Dust Release: Detachment of the Primitive World Technique
|Rōmaji||Jinton: Genkai Hakuri no Jutsu|
|Literal English||Dust Release: Detachment of the Primitive World Technique|
|Viz manga||Particle Style: Atomic Dismantling Jutsu|
|Anime||Naruto Shippūden Episode #204|
|Game||Naruto Shippūden 3D: The New Era|
|OVA||Naruto Shippūden: UNSG anime cutscenes|
|Appears in||Anime, Manga and Game|
|Classification||Kekkei Tōta, Ninjutsu|
|Hand seals||Rat → Boar → Snake|
The user uses Dust Release to create a structure, with a sphere located at its centre, between the palms of his hands. The structure expands rapidly in size when being propelled towards its intended target and traps them inside its confines. The sphere then seems to explode with a tremendous amount of force, while the exterior walls of the structure effectively restrict the size of the blast radius, resulting in the destruction of everything and anyone caught within as they are pulverised into minute particles of dust. The technique isn't limited to just affecting physical matter; it can also affect chakra-based defences, witnessed from Ōnoki's use of it to destroy Madara Uchiha's Susanoo.
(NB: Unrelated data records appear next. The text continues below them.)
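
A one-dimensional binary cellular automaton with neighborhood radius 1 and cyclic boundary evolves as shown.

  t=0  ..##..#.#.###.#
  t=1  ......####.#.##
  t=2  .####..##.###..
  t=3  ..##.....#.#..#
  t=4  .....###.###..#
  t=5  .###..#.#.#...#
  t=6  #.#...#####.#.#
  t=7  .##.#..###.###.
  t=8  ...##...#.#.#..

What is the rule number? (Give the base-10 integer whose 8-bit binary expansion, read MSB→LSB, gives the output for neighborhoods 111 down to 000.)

165

  ###|#  b7=1 t=0,i=11
  ##.|.  b6=0 t=0,i=3
  #.#|#  b5=1 t=0,i=7
  #..|.  b4=0 t=0,i=0
  .##|.  b3=0 t=0,i=2
  .#.|#  b2=1 t=0,i=6
  ..#|.  b1=0 t=0,i=1
  ...|#  b0=1 t=1,i=1
  bits 10100101 = 165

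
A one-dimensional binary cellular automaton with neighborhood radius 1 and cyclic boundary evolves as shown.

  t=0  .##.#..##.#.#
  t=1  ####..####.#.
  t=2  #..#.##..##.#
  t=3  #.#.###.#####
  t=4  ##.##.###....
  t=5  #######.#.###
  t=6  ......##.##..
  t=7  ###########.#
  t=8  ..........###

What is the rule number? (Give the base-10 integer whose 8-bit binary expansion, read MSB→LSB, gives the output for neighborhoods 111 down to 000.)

  [7] ### => .  t=1,i=1
  [6] ##. => #  t=0,i=2
  [5] #.# => #  t=0,i=0
  [4] #.. => .  t=0,i=5
  [3] .## => #  t=0,i=1
  [2] .#. => .  t=0,i=4
  [1] ..# => #  t=0,i=6
  [0] ... => #  t=4,i=10
  bits 01101011 = 107

107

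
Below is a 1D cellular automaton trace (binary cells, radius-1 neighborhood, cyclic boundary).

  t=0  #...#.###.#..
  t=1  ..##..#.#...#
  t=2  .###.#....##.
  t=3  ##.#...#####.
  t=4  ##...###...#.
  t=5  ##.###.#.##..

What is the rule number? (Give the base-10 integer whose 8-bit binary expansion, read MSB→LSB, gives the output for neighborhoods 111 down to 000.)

  nb ###: next=.  (t=0,i=7, bit7=0)
  nb ##.: next=#  (t=0,i=8, bit6=1)
  nb #.#: next=.  (t=0,i=5, bit5=0)
  nb #..: next=.  (t=0,i=1, bit4=0)
  nb .##: next=#  (t=0,i=6, bit3=1)
  nb .#.: next=.  (t=0,i=0, bit2=0)
  nb ..#: next=#  (t=0,i=3, bit1=1)
  nb ...: next=#  (t=0,i=2, bit0=1)
  bits 01001011 = 75

75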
The resulting damage that this technique can produce varies considerably, depending on the initial shape of the created structure. For example, when fabricated in the form of a cube, the structure possesses a relatively small blast radius, minimising the possibility for collateral damage. However, the conical version was implied to be enough to potentially destroy an entire island. Additionally, it is possible to produce a much larger variant of the cube-shaped technique, which was large enough to destroy twenty-five wood clones using Susanoo at once. This cube can also be split into two after being activated, allowing for other techniques to be directed between the two halves. When two similar techniques of approximately equal power collide, the pair merge into a single large spherical explosion; where everything caught within the substantial blast radius is completely pulverised.
This technique can be manipulated into a diverse selection of three-dimensional structures, including cones, cylinders and cubes, with each retaining a sphere located at their centres. According to Ōnoki, the differences in shape demonstrated by the users of this technique is reflective of the generational gap between them.